# Where to buy coal in nh?



## nhplumberboy (Mar 3, 2011)

Just wondering where to buy coal in Nh that isn't $400.00 / ton


----------



## donnied44 (Mar 6, 2011)

Try Dodge's Agway.   or any grain store for that matter.  Also, call any stove shop that sells coal stoves.  They know where to get it.  By the way, by burning coal, we are supporting the United States economy.  By burning oil, we're supporting.........?


----------



## rowerwet (Mar 6, 2011)

Canada and Mexico mostly...


----------



## nhplumberboy (Mar 7, 2011)

I've been getting it from my local stove dealer for $9.10/per bag just seems a little steep. I have a one ton diesel so I could transport. This is my first week of burning coal and love it!
Thanks
Mike


----------



## donnied44 (Mar 7, 2011)

nhplumberboy said:
			
		

> I've been getting it from my local stove dealer for $9.10/per bag just seems a little steep. I have a one ton diesel so I could transport. This is my first week of burning coal and love it!
> Thanks
> Mike



Hi Mike,  How are you?  What kind of Coal stove did you install?  I called Allens Coal in Derry   (603)432-7200 today and they have coal for 330 / ton.  That would equate to 6.60 per 40 lb bag or 8.25 per 50 lb bag (I didn't asked how many lbs per bag ) 
I don't know exactly where you are but that might be worth your drive.
Don


----------



## Burn-1 (Mar 7, 2011)

Not sure where you are in central NH but I think Dutile's in Laconia has bulk coal. I know they used to.


----------



## nhplumberboy (Mar 7, 2011)

I have a tarm 402 boiler I got off a job, the customer said she had an architcet friend look at it and it was junk and I must remove it and two other boilers as part of the job. I sanded it down repainted and cleaned it up and inst5alled in my new house. the house is 3800sq ft all radiant with superstore tempered by the coil.

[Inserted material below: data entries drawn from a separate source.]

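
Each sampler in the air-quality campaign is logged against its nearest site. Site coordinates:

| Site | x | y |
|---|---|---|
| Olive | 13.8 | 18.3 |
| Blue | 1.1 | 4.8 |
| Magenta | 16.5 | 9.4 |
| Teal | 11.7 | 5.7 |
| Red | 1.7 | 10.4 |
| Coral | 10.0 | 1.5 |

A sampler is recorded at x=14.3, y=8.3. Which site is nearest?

Squared distances to each site:
Olive: 100.250; Blue: 186.490; Magenta: 6.050; Teal: 13.520; Red: 163.170; Coral: 64.730.
Minimum at Magenta.

Magenta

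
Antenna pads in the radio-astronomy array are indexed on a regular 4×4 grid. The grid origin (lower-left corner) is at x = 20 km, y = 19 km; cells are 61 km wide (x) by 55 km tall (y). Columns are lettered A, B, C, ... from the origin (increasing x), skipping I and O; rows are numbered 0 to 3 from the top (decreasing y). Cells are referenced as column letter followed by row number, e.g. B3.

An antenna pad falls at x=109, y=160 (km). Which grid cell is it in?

Column index: ⌊(109 − 20) / 61⌋ = ⌊1.459⌋ = 1 → column B
Row offset from origin: ⌊(160 − 19) / 55⌋ = ⌊2.564⌋ = 2 → row 1 (counted from top)

B1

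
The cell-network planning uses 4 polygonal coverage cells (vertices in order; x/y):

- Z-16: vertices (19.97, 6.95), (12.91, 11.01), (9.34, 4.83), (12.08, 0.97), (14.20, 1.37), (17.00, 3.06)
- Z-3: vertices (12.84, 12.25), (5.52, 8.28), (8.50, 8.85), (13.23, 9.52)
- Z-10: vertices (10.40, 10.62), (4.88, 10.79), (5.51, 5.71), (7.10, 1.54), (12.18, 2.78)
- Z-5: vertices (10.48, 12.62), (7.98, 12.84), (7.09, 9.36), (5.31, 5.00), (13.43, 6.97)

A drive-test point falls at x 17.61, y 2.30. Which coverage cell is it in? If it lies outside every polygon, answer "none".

Cast a ray rightward from (17.61, 2.30). For each polygon, the edges (by vertex number in listed order) whose endpoints lie on opposite sides of y = 2.30, where each meets that height, and whether that is right or left of the point:
Z-16: 3–4 at x≈11.136 (left), 5–6 at x≈15.741 (left) → 0 crossings.
Z-3: no edge straddles that height → 0 crossings.
Z-10: 3–4 at x≈6.810 (left), 4–5 at x≈10.214 (left) → 0 crossings.
Z-5: no edge straddles that height → 0 crossings.
All counts are even, so the point lies outside every listed polygon.

none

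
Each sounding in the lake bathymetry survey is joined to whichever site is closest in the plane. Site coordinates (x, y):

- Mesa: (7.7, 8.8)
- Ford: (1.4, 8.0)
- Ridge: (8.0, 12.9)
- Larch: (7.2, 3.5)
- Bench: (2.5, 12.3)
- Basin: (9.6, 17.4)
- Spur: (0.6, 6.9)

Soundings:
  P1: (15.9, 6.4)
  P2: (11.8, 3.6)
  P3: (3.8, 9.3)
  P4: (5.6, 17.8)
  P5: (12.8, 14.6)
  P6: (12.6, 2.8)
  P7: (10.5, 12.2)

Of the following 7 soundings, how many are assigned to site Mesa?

P1 → Mesa
P2 → Larch
P3 → Ford
P4 → Basin
P5 → Basin
P6 → Larch
P7 → Ridge
1 of the 7 goes to Mesa.

1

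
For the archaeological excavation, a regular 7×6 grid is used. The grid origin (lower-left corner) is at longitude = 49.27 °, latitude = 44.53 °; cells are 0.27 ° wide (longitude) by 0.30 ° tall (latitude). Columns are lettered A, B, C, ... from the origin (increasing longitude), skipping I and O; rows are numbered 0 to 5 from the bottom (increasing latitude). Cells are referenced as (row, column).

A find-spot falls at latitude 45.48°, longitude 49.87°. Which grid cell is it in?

(3, C)

Column index: ⌊(49.87 − 49.27) / 0.27⌋ = ⌊2.222⌋ = 2 → column C
Row offset from origin: ⌊(45.48 − 44.53) / 0.30⌋ = ⌊3.167⌋ = 3 → row 3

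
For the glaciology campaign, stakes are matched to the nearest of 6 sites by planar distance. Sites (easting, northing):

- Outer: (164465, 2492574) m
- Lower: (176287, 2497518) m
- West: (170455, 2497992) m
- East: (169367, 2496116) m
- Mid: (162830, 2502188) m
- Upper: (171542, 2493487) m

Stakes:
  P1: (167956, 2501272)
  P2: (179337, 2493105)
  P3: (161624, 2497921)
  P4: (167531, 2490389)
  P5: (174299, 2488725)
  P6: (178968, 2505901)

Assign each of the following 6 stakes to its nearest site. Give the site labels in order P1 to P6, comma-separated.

P1 → West (d²=17003401.00)
P2 → Lower (d²=28777069.00)
P3 → Mid (d²=19661725.00)
P4 → Outer (d²=14174581.00)
P5 → Upper (d²=30277693.00)
P6 → Lower (d²=77462450.00)

West, Lower, Mid, Outer, Upper, Lower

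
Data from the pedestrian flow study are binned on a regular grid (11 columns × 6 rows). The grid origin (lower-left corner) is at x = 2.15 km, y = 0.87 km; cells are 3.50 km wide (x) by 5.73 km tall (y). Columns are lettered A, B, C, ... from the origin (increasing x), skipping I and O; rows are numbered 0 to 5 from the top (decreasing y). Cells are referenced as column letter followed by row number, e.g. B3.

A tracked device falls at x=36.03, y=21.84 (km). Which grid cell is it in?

K2

Column index: ⌊(36.03 − 2.15) / 3.50⌋ = ⌊9.680⌋ = 9 → column K
Row offset from origin: ⌊(21.84 − 0.87) / 5.73⌋ = ⌊3.660⌋ = 3 → row 2 (counted from top)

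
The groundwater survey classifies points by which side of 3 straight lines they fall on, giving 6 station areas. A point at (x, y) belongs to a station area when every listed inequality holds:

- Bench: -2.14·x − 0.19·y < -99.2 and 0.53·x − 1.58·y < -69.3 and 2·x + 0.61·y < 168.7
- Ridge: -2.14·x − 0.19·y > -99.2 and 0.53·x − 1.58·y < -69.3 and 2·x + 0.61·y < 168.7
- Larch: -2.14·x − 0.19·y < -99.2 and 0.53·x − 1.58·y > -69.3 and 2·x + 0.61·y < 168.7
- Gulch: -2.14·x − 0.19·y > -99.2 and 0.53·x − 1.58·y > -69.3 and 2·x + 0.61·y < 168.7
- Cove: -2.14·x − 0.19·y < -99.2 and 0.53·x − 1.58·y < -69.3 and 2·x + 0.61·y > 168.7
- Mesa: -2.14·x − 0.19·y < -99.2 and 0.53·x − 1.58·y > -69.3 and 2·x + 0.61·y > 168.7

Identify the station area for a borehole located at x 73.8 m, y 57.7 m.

-2.14·73.8 − 0.19·57.7 = -168.895, which is < -99.2
0.53·73.8 − 1.58·57.7 = -52.052, which is > -69.3
2·73.8 + 0.61·57.7 = 182.797, which is > 168.7
This sign pattern matches Mesa.

Mesa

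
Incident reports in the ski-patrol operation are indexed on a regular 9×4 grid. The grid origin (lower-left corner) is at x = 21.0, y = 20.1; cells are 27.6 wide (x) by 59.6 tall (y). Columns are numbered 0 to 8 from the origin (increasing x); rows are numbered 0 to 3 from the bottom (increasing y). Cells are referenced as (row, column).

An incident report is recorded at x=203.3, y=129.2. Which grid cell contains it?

(1, 6)

Column index: ⌊(203.3 − 21.0) / 27.6⌋ = ⌊6.605⌋ = 6
Row offset from origin: ⌊(129.2 − 20.1) / 59.6⌋ = ⌊1.831⌋ = 1 → row 1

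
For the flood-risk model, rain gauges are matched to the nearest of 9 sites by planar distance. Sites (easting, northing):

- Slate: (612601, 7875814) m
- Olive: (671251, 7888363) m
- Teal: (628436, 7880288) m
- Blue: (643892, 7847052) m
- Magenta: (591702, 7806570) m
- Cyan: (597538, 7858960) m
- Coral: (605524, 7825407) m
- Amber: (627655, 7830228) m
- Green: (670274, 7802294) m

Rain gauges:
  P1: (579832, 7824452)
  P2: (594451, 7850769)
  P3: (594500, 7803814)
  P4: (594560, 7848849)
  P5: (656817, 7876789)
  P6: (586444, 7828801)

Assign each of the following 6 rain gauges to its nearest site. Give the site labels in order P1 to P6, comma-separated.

Magenta, Cyan, Magenta, Cyan, Olive, Coral

P1 → Magenta (d²=460662824.00)
P2 → Cyan (d²=76622050.00)
P3 → Magenta (d²=15424340.00)
P4 → Cyan (d²=111100805.00)
P5 → Olive (d²=342297832.00)
P6 → Coral (d²=375565636.00)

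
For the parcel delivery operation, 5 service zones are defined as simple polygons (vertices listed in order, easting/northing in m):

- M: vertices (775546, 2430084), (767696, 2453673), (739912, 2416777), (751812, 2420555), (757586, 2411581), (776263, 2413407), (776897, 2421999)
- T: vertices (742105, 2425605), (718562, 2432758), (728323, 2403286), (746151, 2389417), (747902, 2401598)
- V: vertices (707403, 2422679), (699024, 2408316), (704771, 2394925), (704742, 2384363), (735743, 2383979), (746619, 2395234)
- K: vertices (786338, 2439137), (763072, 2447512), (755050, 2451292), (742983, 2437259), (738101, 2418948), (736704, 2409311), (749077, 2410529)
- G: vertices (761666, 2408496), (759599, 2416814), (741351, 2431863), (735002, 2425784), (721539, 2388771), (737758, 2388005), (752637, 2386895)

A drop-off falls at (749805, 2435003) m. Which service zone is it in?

K

Cast a ray rightward from (749805, 2435003). For each polygon, the edges (by vertex number in listed order) whose endpoints lie on opposite sides of northing = 2435003, where each meets that height, and whether that is right or left of the point:
M: 1–2 at easting≈773909.0 (right), 2–3 at easting≈753636.8 (right) → 2 crossings.
T: no edge straddles that height → 0 crossings.
V: no edge straddles that height → 0 crossings.
K: 4–5 at easting≈742381.5 (left), 7–1 at easting≈780953.6 (right) → 1 crossing.
G: no edge straddles that height → 0 crossings.
Only K has an odd count, so the point is inside K.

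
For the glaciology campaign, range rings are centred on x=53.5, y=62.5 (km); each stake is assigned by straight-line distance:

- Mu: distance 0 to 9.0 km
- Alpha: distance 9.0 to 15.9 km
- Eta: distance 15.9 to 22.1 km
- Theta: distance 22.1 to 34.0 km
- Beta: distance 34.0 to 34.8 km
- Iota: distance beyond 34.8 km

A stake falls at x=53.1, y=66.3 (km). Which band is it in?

Mu

Distance = √((53.1−53.5)² + (66.3−62.5)²) = √(0.160 + 14.440) = 3.821 km.
0 ≤ 3.821 < 9.0 → Mu.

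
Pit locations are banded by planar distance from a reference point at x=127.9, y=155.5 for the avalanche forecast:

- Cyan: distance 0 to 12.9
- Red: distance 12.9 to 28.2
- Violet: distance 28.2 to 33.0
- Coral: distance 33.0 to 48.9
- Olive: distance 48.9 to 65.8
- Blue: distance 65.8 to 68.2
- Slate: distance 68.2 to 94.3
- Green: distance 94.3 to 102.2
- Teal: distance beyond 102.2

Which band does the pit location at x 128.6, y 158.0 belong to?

Cyan

Distance = √((128.6−127.9)² + (158.0−155.5)²) = √(0.490 + 6.250) = 2.596.
0 ≤ 2.596 < 12.9 → Cyan.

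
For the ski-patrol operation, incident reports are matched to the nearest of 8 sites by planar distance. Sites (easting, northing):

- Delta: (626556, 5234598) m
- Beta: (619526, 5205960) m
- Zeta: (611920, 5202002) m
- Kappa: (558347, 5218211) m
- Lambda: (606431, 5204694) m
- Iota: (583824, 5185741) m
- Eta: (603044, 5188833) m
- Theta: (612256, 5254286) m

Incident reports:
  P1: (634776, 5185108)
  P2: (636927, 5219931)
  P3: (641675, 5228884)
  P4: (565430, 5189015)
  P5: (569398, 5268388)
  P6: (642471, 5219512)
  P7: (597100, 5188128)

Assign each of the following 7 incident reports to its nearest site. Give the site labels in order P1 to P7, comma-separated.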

It is working great! I'm in the lebanon/ hanover area. but I'll drive two three hours for a good deal. My e 350 extended van will carry one ton easily


----------



## nhplumberboy (Mar 7, 2011)

I think Allens Coal in derry is where my local coal guy is getting it. Its Kimmels and 50 pound bags
Thanks 
Mike


----------



## Willman (Mar 8, 2011)

> she had an architect friend look at it and it was junk



What did they know ? Great deal on your part.

Will


----------



## pybyr (Mar 8, 2011)

These folks live right near me and while I have never bought coal from them, they're very decent people (and their website mentions Western NH; not sure if they have a minimum for delivery):

http://www.blackrockcoal.com/


----------



## nhplumberboy (Mar 8, 2011)

Yes, I spoke with blackrockcoallast week and they want $350. /ton plus $125.00 delivery bulk only. That just seems a little steep, and I really want bags! Just seem so much easier to deal with all around.
Thanks 
Mike


----------